Le nuove autorità del Sudan proseguono il cammino verso le riforme nel campo dei diritti umani. Dopo la messa al bando della mutilazioni dei genitali femminili, l’11 luglio il Ministro della Giustizia sudanese Nasredeen Abdulbari ha annunciato un ampio pacchetto di modifiche legislative.
Intanto, è stata annunciata la revoca del divieto di bere alcool per i non musulmani: un annuncio salutato con favore dagli etilisti atei, agnostici o di altre fedi residenti in Sudan o intenzionati a visitare il paese.
Ma non è questa la buona notizia che volevo darvi.

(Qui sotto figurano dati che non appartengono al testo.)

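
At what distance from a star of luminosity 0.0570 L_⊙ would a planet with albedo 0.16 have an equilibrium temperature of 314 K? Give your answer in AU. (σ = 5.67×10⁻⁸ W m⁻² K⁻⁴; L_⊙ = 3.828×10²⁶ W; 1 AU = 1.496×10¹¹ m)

d ≈ 0.172 AU

L = 0.0570 × 3.828×10²⁶ = 2.18×10²⁵ W.
From T_eq⁴ = L(1−A)/(16πσd²): d = √[L(1−A)/(16πσT_eq⁴)].
d = √[2.18×10²⁵ × 0.84 / (16π × 5.67×10⁻⁸ × (314)⁴)] = 2.57×10¹⁰ m = 0.172 AU.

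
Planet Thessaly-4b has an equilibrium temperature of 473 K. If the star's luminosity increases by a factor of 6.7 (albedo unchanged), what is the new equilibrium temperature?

T_eq ≈ 761 K

T_eq ∝ L^(1/4) · d^(−1/2).
T′ = 473 × 6.7^(1/4) = 761 K.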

Quella importante riguarda l’abolizione della condanna a morte, prevista dall’articolo 126 del codice penale del 1991, per i colpevoli del reato di apostasia, ossia di conversione dall’Islam a un’altra religione.

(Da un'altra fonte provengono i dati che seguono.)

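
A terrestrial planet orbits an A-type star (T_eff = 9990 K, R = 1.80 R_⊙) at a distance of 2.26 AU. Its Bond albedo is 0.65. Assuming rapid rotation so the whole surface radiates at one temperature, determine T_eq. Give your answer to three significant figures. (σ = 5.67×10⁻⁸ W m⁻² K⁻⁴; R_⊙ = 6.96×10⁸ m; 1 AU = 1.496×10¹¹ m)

T_eq ≈ 331 K

R_⋆ = 1.80 × 6.96×10⁸ = 1.25×10⁹ m.
d = 2.26 AU = 3.38×10¹¹ m.
L = 4πR_⋆²σT_⋆⁴ = 4π(1.25×10⁹)² × 5.67×10⁻⁸ × (9990)⁴ = 1.11×10²⁸ W.
S = L/(4πd²) = 7750 W m⁻².
Energy balance: absorbed = emitted ⇒ πR²·S(1−A) = 4πR²·σT_eq⁴, so T_eq⁴ = S(1−A)/(4σ).
T_eq = [7750 × 0.35 / (4 × 5.67×10⁻⁸)]^(1/4) = (1.20×10¹⁰)^(1/4) = 331 K.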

Quella condanna l’aveva recentemente rischiata Meriam Yehya Ibrahim Ishag (nella foto), una donna incinta condannata all’impiccagione nel 2014 perché aveva sposato un cristiano e che si salvò la vita grazie a una mobilitazione mondiale, con l’Italia in prima fila.
Il ministro Abdulbari ha poi annunciato lo studio di una serie di provvedimenti per porre fine alla discriminazione nei confronti delle donne.